Dalam kesempatan itu, mereka menyampaikan beberapa poin yang selama ini menjadi hambatan warga. Beberapa dari poin tersebut yakni meminta kepada pemerintah kabupaten Blora agar merevisi Perbup No. 35 tahun 2017.
“Poin pertama kita mempertanyakan terkait bengkok desa yang slama ini masih di kelola oleh kepala desa dan perangkat desa. Padahal menurut UU Desa no 6 tahun 2014 dan permendagri 110 tahun 2016, harusnya bengkok tersebut masuk menjadi pendapatan asli desa (PAD). Untuk itu, kita berharap ada regulasi yang jelas baik itu perbup maupun perda terkait pengelolan bengkok desa ini,” paparnya.
Selanjutnya, mereka juga mempertanyakan terkait BOP (Biaya Operasional) untuk BPD yang slama ini regulasinya tidak jelas.

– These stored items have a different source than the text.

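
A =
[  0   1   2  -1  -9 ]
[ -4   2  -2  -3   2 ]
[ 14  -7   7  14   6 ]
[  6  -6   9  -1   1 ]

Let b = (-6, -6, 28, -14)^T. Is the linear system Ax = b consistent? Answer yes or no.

Row reduce the augmented matrix [A | b].
Swap R1 ↔ R2
R3 ← R3 + (7/2)·R1: [0, 0, 0, 7/2, 13, 7]
R4 ← R4 + (3/2)·R1: [0, -3, 6, -11/2, 4, -23]
R4 ← R4 + (3)·R2: [0, 0, 12, -17/2, -23, -41]
Swap R3 ↔ R4
The echelon form has 4 nonzero rows, and every pivot lies in the first 5 columns, so rank(A) = rank([A|b]) = 4.
The system is consistent.

yes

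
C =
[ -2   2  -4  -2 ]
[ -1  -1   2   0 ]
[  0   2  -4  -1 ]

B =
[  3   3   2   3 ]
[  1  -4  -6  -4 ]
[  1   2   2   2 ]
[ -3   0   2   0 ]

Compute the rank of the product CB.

2

First compute CB:
[[ -2, -22, -28, -22],
 [ -2,   5,   8,   5],
 [  1, -16, -22, -16]]
Now row reduce the product.
R2 ← R2 − R1: [0, 27, 36, 27]
R3 ← R3 + (1/2)·R1: [0, -27, -36, -27]
R3 ← R3 + R2: [0, 0, 0, 0]
2 nonzero rows, so rank(CB) = 2.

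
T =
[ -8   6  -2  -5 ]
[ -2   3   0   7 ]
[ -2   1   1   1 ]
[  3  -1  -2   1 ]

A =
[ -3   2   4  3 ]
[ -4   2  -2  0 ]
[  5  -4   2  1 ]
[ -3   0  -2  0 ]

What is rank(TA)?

4

First compute TA:
[[  5,   4, -38, -26],
 [-27,   2, -28,  -6],
 [  4,  -6, -10,  -5],
 [-18,  12,   8,   7]]
Now row reduce the product.
R2 ← R2 + (27/5)·R1: [0, 118/5, -1166/5, -732/5]
R3 ← R3 − (4/5)·R1: [0, -46/5, 102/5, 79/5]
R4 ← R4 + (18/5)·R1: [0, 132/5, -644/5, -433/5]
R3 ← R3 + (23/59)·R2: [0, 0, -4160/59, -2435/59]
R4 ← R4 − (66/59)·R2: [0, 0, 7792/59, 4553/59]
R4 ← R4 + (487/260)·R3: [0, 0, 0, -7/52]
4 nonzero rows, so rank(TA) = 4.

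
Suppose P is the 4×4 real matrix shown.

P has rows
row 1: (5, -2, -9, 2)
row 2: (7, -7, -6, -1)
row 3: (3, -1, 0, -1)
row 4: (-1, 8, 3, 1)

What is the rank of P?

Row reduce to echelon form.
R2 ← R2 − (7/5)·R1: [0, -21/5, 33/5, -19/5]
R3 ← R3 − (3/5)·R1: [0, 1/5, 27/5, -11/5]
R4 ← R4 + (1/5)·R1: [0, 38/5, 6/5, 7/5]
R3 ← R3 + (1/21)·R2: [0, 0, 40/7, -50/21]
R4 ← R4 + (38/21)·R2: [0, 0, 92/7, -115/21]
R4 ← R4 − (23/10)·R3: [0, 0, 0, 0]
Echelon form has 3 nonzero rows, so rank(P) = 3.

3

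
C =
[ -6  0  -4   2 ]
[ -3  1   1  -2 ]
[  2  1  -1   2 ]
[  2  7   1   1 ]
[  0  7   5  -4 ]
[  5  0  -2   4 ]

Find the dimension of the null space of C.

Row reduce to echelon form.
R2 ← R2 − (1/2)·R1: [0, 1, 3, -3]
R3 ← R3 + (1/3)·R1: [0, 1, -7/3, 8/3]
R4 ← R4 + (1/3)·R1: [0, 7, -1/3, 5/3]
R6 ← R6 + (5/6)·R1: [0, 0, -16/3, 17/3]
R3 ← R3 − R2: [0, 0, -16/3, 17/3]
R4 ← R4 − (7)·R2: [0, 0, -64/3, 68/3]
R5 ← R5 − (7)·R2: [0, 0, -16, 17]
R4 ← R4 − (4)·R3: [0, 0, 0, 0]
R5 ← R5 − (3)·R3: [0, 0, 0, 0]
R6 ← R6 − R3: [0, 0, 0, 0]
3 nonzero rows, so rank(C) = 3.
C has 4 columns; by rank–nullity, nullity = 4 − 3 = 1.

1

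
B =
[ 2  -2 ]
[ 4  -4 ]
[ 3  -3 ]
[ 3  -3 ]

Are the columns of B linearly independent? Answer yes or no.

no

Row reduce B to echelon form.
R2 ← R2 − (2)·R1: [0, 0]
R3 ← R3 − (3/2)·R1: [0, 0]
R4 ← R4 − (3/2)·R1: [0, 0]
1 pivot among 2 columns.
Only 1 < 2 pivot columns, so the columns are linearly dependent.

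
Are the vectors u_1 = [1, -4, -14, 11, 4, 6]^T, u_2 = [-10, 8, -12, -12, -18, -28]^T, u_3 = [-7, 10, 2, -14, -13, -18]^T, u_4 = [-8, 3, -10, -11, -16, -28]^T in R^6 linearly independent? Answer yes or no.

Form the matrix with these vectors as rows and row reduce.
R2 ← R2 + (10)·R1: [0, -32, -152, 98, 22, 32]
R3 ← R3 + (7)·R1: [0, -18, -96, 63, 15, 24]
R4 ← R4 + (8)·R1: [0, -29, -122, 77, 16, 20]
R3 ← R3 − (9/16)·R2: [0, 0, -21/2, 63/8, 21/8, 6]
R4 ← R4 − (29/32)·R2: [0, 0, 63/4, -189/16, -63/16, -9]
R4 ← R4 + (3/2)·R3: [0, 0, 0, 0, 0, 0]
3 nonzero rows, so the 4 vectors span a space of dimension 3.
Since 3 < 4, the vectors are linearly dependent.

no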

Sehingga, menurut mereka banyak Kades yang masih semena-mena.
“Bahkan banyak yang tidak memberikan BOP kepada BPD. Untuk itu melalui audiensi ini ada kejelasan serta tindak lanjut dari pihak- pihak terkait dalam hal ini PMD. Bagaimana BPD bisa bekerja sebagaimana tupoksinya, jika BOP saja tidak di berikan. Padahal sesuai aturan, BPD berhak mendapatkan oprasional tersebut,” terangnya.
Sementara itu, Supardi selaku ketua Komisi A DPRD Blora menegaskan sesuai dengan surat yang diterima yakni penguatan peran BPD.
“Kami menampung aspirasi teman BPD, yang terpenting tidak memusuhi Kades. Untuk membuat regulasi tidak bisa langsung jadi, harus melalui proses ada tahapannya. Seperti ibu kepala dinas PMD sudah berkali kali berkunjung ke daerah untuk belajar dan mempelajari regulasi tersebut,” ujarnya.
Supardi juga meminta agar perwakilan BPD se Kabupaten Blora bersabar dan menginventarisir permasalahan yang ada, untuk dicarikan solusinya secara bersama – sama dengan stakeholder termasuk para Kepala Desa, agar keharmonisan dan kondusifitas tercipta untuk membangun desa.
Di tempat sama, Yayuk Windrati selaku Kepala Dinas PMD Blora mengaku bahwa pihaknya telah memperjuangkan honorarium untuk setiap anggota BPD dengan kenaikan sebesar 100 persen pada tahun 2020, atau sebesar total Rp 600 – 700 ribu per bulan per anggota BPD.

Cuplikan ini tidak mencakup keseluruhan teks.